A pluralidade de fatores conscientes e inconscientes e a maneira como os temas articulam-se 
podem ser encontradas no contexto do exame psicológico como um todo. O DF-E deve ser avaliado 
 
9 
 
em interdependência com as demais informações disponíveis. Uma avaliação do conjunto das 4 
unidades de produção tanto pode partir da análise em separado de cada unidade na ordem em que 
foram produzidas, quanto pode originar-se de uma apreciação globalística do conjunto das unidades de 
produção, em combinação com as entrevistas clinicas, os testes psicológicos e os demais recursos 
empregados. Aplicam-se ao DF-E as recomendações gerais sobre avaliação descritas para o 
Procedimento de D-E. 
 
Um estudo exploratório tentou investigar a concordância de diferentes avaliações do DF-E em 
um mesmo caso clinico feitas por psicólogos independentes entre si, empregando o referencial 
psicanalítico. Os resultados indicaram razoável nível de concordância entre as avaliações, resultando 
em descrições satisfatórias para a compreensão da problemática da criança. 
 
3.7. Notícia Histórica 
 
Animados com a aceitação alcançada pelo Procedimento de D-E, concebemos o Procedimento 
de DF-E tendo por base, justamente, o fator que permitiu a expansão do primeiro: a junção das 
técnicas gráficas com as técnicas de apercepção temática. O DF-E consiste na utilização modificada e 
ampliada das formas gráficas de expressão anteriormente existentes sob o tema da família.

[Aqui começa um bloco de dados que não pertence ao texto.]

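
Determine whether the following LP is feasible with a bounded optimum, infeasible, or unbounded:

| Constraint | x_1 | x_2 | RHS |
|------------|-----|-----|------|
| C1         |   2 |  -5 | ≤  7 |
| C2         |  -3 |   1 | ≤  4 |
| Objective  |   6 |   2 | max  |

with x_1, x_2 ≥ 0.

Unbounded (objective can increase without bound)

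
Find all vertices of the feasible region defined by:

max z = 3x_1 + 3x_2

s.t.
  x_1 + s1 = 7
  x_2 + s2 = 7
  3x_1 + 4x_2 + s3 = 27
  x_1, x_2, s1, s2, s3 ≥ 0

(0, 0), (7, 0), (7, 1.5), (0, 6.75)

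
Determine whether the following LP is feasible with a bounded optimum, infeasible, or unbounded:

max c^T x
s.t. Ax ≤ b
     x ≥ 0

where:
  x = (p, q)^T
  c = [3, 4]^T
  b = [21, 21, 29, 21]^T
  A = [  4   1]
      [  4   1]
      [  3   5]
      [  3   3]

Feasible with a bounded optimal solution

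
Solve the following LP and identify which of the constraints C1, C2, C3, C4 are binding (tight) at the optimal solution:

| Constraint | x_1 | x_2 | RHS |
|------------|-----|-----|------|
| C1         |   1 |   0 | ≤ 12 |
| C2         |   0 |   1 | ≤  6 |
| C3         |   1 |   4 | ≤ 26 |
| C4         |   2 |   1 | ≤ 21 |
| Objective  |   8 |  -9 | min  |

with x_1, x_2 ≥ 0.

At x_1 = 0, x_2 = 6, compute slack b - a·x for each constraint:
  C1: 12 − 0 = 12  (slack)
  C2: 6 − 6 = 0  (binding)
  C3: 26 − 24 = 2  (slack)
  C4: 21 − 6 = 15  (slack)

Optimal: x_1 = 0, x_2 = 6
Binding: C2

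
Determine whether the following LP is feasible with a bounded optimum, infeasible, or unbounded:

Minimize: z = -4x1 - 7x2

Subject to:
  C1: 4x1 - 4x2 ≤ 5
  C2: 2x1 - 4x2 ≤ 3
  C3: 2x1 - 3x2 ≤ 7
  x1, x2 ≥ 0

Unbounded (objective can decrease without bound)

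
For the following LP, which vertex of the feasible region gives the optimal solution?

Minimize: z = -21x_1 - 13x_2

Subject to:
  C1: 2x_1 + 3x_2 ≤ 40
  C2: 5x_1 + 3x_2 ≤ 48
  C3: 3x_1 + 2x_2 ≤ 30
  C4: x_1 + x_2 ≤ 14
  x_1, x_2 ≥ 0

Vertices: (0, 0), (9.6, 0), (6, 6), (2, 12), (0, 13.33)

Evaluate the objective at each vertex of the feasible region:
  z(0, 0) = 0
  z(9.6, 0) = -201.6
  z(6, 6) = -204  ←
  z(2, 12) = -198
  z(0, 13.33) = -173.3
The minimum is at x_1 = 6, x_2 = 6.

(6, 6)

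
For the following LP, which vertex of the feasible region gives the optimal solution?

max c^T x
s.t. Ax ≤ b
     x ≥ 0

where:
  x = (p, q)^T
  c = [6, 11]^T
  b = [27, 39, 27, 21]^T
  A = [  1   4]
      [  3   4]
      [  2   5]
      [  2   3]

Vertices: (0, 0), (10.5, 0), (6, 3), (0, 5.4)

Evaluate the objective at each vertex of the feasible region:
  z(0, 0) = 0
  z(10.5, 0) = 63
  z(6, 3) = 69  ←
  z(0, 5.4) = 59.4
The maximum is at p = 6, q = 3.

(6, 3)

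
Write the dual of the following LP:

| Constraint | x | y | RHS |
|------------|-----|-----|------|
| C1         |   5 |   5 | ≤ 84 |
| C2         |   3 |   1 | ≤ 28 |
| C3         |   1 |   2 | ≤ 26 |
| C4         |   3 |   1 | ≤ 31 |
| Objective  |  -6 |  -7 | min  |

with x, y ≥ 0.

Primal min cᵀx s.t. Ax ≤ b, x ≥ 0  →  Dual max −bᵀy s.t. Aᵀy ≥ −c, y ≥ 0.

Maximize: z = -84y1 - 28y2 - 26y3 - 31y4

Subject to:
  5y1 + 3y2 + y3 + 3y4 ≥ 6
  5y1 + y2 + 2y3 + y4 ≥ 7
  y1, y2, y3, y4 ≥ 0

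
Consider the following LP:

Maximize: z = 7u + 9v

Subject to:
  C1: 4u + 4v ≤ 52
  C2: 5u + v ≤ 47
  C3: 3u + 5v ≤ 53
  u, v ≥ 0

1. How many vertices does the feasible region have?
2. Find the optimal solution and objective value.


1. 5
2. u = 6, v = 7, z = 105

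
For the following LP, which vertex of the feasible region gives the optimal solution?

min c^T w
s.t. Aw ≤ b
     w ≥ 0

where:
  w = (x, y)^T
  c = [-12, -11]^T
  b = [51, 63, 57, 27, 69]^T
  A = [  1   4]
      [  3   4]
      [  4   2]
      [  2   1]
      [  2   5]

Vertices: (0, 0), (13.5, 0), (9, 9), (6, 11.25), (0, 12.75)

Evaluate the objective at each vertex of the feasible region:
  z(0, 0) = 0
  z(13.5, 0) = -162
  z(9, 9) = -207  ←
  z(6, 11.25) = -195.8
  z(0, 12.75) = -140.2
The minimum is at x = 9, y = 9.

(9, 9)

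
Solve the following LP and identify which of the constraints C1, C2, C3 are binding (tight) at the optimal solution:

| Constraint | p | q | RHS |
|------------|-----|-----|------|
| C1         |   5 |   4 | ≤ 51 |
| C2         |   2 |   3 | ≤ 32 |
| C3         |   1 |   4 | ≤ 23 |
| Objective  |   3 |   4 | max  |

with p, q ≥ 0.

At p = 7, q = 4, compute slack b - a·x for each constraint:
  C1: 51 − 51 = 0  (binding)
  C2: 32 − 26 = 6  (slack)
  C3: 23 − 23 = 0  (binding)

Optimal: p = 7, q = 4
Binding: C1, C3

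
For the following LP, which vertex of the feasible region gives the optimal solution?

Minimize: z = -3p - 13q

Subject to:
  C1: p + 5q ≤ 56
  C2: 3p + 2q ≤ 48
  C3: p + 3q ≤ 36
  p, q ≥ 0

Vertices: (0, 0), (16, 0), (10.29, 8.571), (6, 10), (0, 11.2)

Evaluate the objective at each vertex of the feasible region:
  z(0, 0) = 0
  z(16, 0) = -48
  z(10.29, 8.571) = -142.3
  z(6, 10) = -148  ←
  z(0, 11.2) = -145.6
The minimum is at p = 6, q = 10.

(6, 10)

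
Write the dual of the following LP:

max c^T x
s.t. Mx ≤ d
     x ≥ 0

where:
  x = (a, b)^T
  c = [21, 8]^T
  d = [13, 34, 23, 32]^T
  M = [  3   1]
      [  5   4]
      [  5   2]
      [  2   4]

Primal max cᵀx s.t. Ax ≤ b, x ≥ 0  →  Dual min bᵀy s.t. Aᵀy ≥ c, y ≥ 0.

Minimize: z = 13y1 + 34y2 + 23y3 + 32y4

Subject to:
  3y1 + 5y2 + 5y3 + 2y4 ≥ 21
  y1 + 4y2 + 2y3 + 4y4 ≥ 8
  y1, y2, y3, y4 ≥ 0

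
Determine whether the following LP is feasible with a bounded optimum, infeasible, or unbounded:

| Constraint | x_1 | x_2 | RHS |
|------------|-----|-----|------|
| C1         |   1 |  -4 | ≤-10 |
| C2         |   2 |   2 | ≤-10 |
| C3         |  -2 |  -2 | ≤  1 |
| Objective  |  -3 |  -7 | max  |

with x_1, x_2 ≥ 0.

Infeasible (no feasible solution exists)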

Ele se 
baseia em estudos de desenhos de família, cujas origens remontam à década de 30 e cuja paternidade 
é discutível. Minkowski (1952) e Cain e Gomila (1953) atribuem primazia a Françoise Minkowska. 
 
Outros estudiosos, como N. Appel (1931) e Trude Taube (1937) os empregaram antes. Parece 
que surgiram do uso clínico simultâneo e independente de diversos pesquisadores, em diferentes 
regiões geográficas. Esta é a opinião de Hammer (1969). Tradicionalmente, nós os encontramos como 
técnica gráfica aplicada sob as consignas: “desenhe sua família" e/ou “desenhe uma família". Essa 
técnica foi inicialmente difundida na Europa por Porot (1954) e Corman (1964). No extremo oriente, foi 
divulgada por Fukuda (1958). Nos EUA, uma variante denominada Desenhos Cinéticos de Família 
(KFD) foi proposta por Burns e Kaufman (1970). No Brasil, merecem menção especial o trabalho 
pioneiro de Barcellos (1952) e a pesquisa de Maggi (1970), que não só desenvolveu um amplo 
inquérito padronizado como, ainda, foi precursora do uso do desenho colorido da família. 
 
Empreendemos ensaios clínicos preliminares sobre os desenhos de família como estímulos de 
apercepção temática no início da década de 70. Uma versão elaborada desta técnica foi divulgada nos 
anos de 1978 a 1985. Na ocasião, o Procedimento de DF-E já se compunha de 4 unidades de 
produção, contendo as características e os passos que determinaram a forma atual do instrumento. 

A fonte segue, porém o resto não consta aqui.